Find way to revive time-honored brands
While the local government may take credit for modernizing Shanghai in just two decades, including building an impressive skyline and an extensive subway network, it has failed miserably in reviving the time-honored brands that distinguish Shanghai from other Chinese cities.
This is truly ironic when these government leaders often talk about nurturing local brands as a way to thrive in the tough market place. Those time-honored brands, built with the hard work of generations of private businessmen, have been destroyed under the watch of our generation.
The local government leaders, unfortunately, seem to firmly believe that relocating those time-honored stores from their prime locations and giving these spaces to more profitable international brands such as H&M, Gap and Uniqlo make more business sense.
Nanjing Road, dubbed China's No 1 shopping street, was once home to more than 60 time-honored stores, but now only a dozen still operate there. The street looks no different from the main shopping streets in other Chinese cities.

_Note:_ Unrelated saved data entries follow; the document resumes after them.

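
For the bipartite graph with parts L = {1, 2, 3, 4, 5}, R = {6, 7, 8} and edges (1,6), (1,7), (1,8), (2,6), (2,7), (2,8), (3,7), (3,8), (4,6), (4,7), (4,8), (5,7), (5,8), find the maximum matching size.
3 (matching: (1,8), (2,7), (4,6); upper bound min(|L|,|R|) = min(5,3) = 3)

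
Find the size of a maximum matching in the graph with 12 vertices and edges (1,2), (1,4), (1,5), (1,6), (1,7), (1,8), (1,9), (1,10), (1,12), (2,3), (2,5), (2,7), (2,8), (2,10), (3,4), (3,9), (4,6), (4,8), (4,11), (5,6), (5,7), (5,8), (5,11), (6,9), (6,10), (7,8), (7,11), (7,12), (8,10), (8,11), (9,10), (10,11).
6 (matching: (1,12), (2,7), (3,4), (5,6), (8,11), (9,10); upper bound floor(n/2) = floor(12/2) = 6)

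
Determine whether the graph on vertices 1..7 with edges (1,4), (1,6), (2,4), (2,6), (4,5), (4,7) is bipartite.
Yes. Partition: {1, 2, 3, 5, 7}, {4, 6}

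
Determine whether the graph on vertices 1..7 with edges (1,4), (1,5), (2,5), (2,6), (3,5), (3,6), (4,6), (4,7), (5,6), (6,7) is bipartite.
No (odd cycle of length 3: 6 -> 4 -> 7 -> 6)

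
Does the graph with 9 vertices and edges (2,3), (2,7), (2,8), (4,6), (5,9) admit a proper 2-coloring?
Yes. Partition: {1, 2, 4, 9}, {3, 5, 6, 7, 8}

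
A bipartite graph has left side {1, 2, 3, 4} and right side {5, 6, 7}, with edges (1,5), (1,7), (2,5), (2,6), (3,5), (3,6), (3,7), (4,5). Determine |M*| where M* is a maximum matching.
3 (matching: (1,7), (2,6), (3,5); upper bound min(|L|,|R|) = min(4,3) = 3)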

After bulldozing much of the old neighborhoods in the rush to modernize, Shanghai has been making great efforts to try and salvage its historical landmarks, such as the distinctive stone-arched shikumen houses and old factory buildings, yet it has not found the way to revive those time-honored stores and brands.

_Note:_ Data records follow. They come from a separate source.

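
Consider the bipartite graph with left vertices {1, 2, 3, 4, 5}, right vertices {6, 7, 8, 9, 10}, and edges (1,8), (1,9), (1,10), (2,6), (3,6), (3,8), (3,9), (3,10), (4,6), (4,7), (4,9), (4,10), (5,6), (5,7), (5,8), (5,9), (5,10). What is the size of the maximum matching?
5 (matching: (1,10), (2,6), (3,9), (4,7), (5,8); upper bound min(|L|,|R|) = min(5,5) = 5)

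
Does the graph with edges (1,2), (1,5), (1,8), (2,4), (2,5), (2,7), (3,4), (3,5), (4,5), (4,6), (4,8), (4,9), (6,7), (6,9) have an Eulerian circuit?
No (2 vertices have odd degree: {1, 6}; Eulerian circuit requires 0)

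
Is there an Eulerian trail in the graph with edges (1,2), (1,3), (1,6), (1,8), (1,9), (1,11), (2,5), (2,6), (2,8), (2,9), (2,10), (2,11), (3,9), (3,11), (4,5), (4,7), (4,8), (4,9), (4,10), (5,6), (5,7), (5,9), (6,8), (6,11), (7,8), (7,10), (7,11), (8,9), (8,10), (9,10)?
No (10 vertices have odd degree: {2, 3, 4, 5, 6, 7, 8, 9, 10, 11}; Eulerian path requires 0 or 2)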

Efforts in the past few years to relocate some time-honored stores to a section on Shaanxi Road have proved to be unsuccessful as these stores no longer have their original identity and vitality.
Shanghai must find a better way to revive these time-honored brands. Trashing these great historical assets with a wrong relocation and expansion strategy is even worse than keeping them in the museum. That, at least, leaves a good memory.
But I doubt if the local leaders know what Shanghai is losing with the destruction of these time-honored brands.
The author is deputy editor of China Daily USA.